1895, Jalisco (Mexique) - 1963, Auburn (Californie, Etats-Unis)
On ne sait presque rien de la vie de Martin Ramirez. La plupart des informations le concernant proviennent des notes du Dr Tarmo Pasto, qui l’a découvert dans les années quarante.
Né au Mexique, il émigre aux Etats-Unis dans l’espoir de trouver un emploi. Il est ouvrier dans une compagnie de construction de voies de chemin de fer, un emploi harassant qu’il supporte mal.
Son physique et son état psychique se détériorent rapidement. Il sombre progressivement dans la folie et à partir de 1915 s’enferme dans un mutisme complet. Commence alors pour lui une vie d’errance qui durera près de quinze ans. En 1930, il est interné pour schizophrénie.
Martin Ramirez commence à dessiner dans les années cinquante sur des papiers récupérés, des morceaux qu’il recolle à l’aide de mie de pain ou de pomme de terre écrasée.
Son œuvre est bouleversante, exceptionnelle, et on la placera aux côtés des plus grands auteurs d’art brut, et des grands artistes de ce siècle. Une œuvre à la fois narrative et abstraite, qui séquestre les stéréotypes (le bandito mexicain, la madone, les animaux des forêts, le train, etc.) dans des entrelacs architecturaux. Les figures se font icônes, rêves impossibles, espoirs asphyxiés, liberté illusoire. La contrainte est totale, le cauchemar répétitif, comme ces lignes en écho qui confèrent aux dessins des rythmes envoûtants, hypnotiques. Elles scellent une trajectoire, un circuit concentrationnaire duquel on ne s’échappe pas. L’œuvre de Ramirez est la plus saisissante quand elle imprime cette idée paradoxale de mouvement et d’enfermement, condamnation à toujours répéter le même, sans espoir de l’autrement : train fantôme qui n’en finit jamais de tourner.
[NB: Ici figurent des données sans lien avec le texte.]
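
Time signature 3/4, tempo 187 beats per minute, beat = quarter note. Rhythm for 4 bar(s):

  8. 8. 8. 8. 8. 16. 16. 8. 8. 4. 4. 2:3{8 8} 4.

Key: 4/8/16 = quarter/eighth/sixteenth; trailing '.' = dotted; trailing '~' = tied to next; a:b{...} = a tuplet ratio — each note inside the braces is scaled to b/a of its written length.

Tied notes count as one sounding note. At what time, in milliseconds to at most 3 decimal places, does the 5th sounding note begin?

1. 0.0ms @ 0 + 240.642ms (3/4)
2. 240.642ms @ 3/4 + 240.642ms (3/4)
3. 481.283ms @ 3/2 + 240.642ms (3/4)
4. 721.925ms @ 9/4 + 240.642ms (3/4)
5. 962.567ms @ 3 + 240.642ms (3/4)
6. 1203.209ms @ 15/4 + 120.321ms (3/8)
7. 1323.529ms @ 33/8 + 120.321ms (3/8)
8. 1443.85ms @ 9/2 + 240.642ms (3/4)
9. 1684.492ms @ 21/4 + 240.642ms (3/4)
10. 1925.134ms @ 6 + 481.283ms (3/2)
11. 2406.417ms @ 15/2 + 481.283ms (3/2)
12. 2887.701ms @ 9 + 240.642ms (3/4)
13. 3128.342ms @ 39/4 + 240.642ms (3/4)
14. 3368.984ms @ 21/2 + 481.283ms (3/2)

note 5 onset = 3b = 962.567ms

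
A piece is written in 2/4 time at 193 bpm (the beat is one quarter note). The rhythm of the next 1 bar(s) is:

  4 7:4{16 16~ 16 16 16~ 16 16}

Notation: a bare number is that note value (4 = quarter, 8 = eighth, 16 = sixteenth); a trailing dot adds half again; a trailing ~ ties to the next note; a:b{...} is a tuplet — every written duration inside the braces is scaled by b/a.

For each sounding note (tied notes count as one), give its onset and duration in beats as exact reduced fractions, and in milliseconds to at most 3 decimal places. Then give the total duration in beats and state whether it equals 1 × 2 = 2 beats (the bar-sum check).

1) 0.0ms=0b +310.881ms=1b
2) 310.881ms=1b +44.412ms=1/7b
3) 355.292ms=8/7b +88.823ms=2/7b
4) 444.115ms=10/7b +44.412ms=1/7b
5) 488.527ms=11/7b +88.823ms=2/7b
6) 577.35ms=13/7b +44.412ms=1/7b
Σ=2b of 2 (193bpm 2/4) — PASS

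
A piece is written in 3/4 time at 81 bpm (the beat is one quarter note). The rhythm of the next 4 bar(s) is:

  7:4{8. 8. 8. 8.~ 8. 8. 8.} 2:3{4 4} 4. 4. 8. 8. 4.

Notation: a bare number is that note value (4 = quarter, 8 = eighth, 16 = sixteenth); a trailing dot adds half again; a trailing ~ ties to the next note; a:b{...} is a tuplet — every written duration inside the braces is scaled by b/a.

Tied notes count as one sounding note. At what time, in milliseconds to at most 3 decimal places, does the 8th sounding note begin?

1. 0.0ms @ 0 + 317.46ms (3/7)
2. 317.46ms @ 3/7 + 317.46ms (3/7)
3. 634.921ms @ 6/7 + 317.46ms (3/7)
4. 952.381ms @ 9/7 + 634.921ms (6/7)
5. 1587.302ms @ 15/7 + 317.46ms (3/7)
6. 1904.762ms @ 18/7 + 317.46ms (3/7)
7. 2222.222ms @ 3 + 1111.111ms (3/2)
8. 3333.333ms @ 9/2 + 1111.111ms (3/2)
9. 4444.444ms @ 6 + 1111.111ms (3/2)
10. 5555.556ms @ 15/2 + 1111.111ms (3/2)
11. 6666.667ms @ 9 + 555.556ms (3/4)
12. 7222.222ms @ 39/4 + 555.556ms (3/4)
13. 7777.778ms @ 21/2 + 1111.111ms (3/2)

note 8 onset = 9/2b = 3333.333ms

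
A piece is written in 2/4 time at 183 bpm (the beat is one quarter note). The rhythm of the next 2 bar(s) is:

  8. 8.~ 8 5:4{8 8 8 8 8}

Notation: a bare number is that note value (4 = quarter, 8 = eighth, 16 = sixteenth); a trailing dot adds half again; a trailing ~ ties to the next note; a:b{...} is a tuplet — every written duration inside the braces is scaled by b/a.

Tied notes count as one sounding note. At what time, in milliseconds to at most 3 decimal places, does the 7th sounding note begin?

1. 0.0ms @ 0 + 245.902ms (3/4)
2. 245.902ms @ 3/4 + 409.836ms (5/4)
3. 655.738ms @ 2 + 131.148ms (2/5)
4. 786.885ms @ 12/5 + 131.148ms (2/5)
5. 918.033ms @ 14/5 + 131.148ms (2/5)
6. 1049.18ms @ 16/5 + 131.148ms (2/5)
7. 1180.328ms @ 18/5 + 131.148ms (2/5)

note 7 onset = 18/5b = 1180.328ms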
Vertige de la répétition, mouvement cinétique, projection de spirales sans fin, fuite éperdue dans un tunnel.
Images gravées qui donnent peut-être la mesure des journées harassantes de celui qui parcourt sans fin et sans arrêt les mêmes carreaux, les mêmes lignes du couloir.
Mais tel un lapin échappé du chapeau, le cavalier semble parfois échapper aux miradors. Les lignes s’inversent alors pour bâtir une pyramide, plate-forme d’envol vers l’illusoire " happy end " d’un western hollywoodien, affiches qui ont dû bercer les rêves de Martin Ramirez avant qu’il ne franchisse l’enfer du Rio Grande.
Aujourd’hui, il reste environ trois cents dessins : le trésor de Martin Ramirez.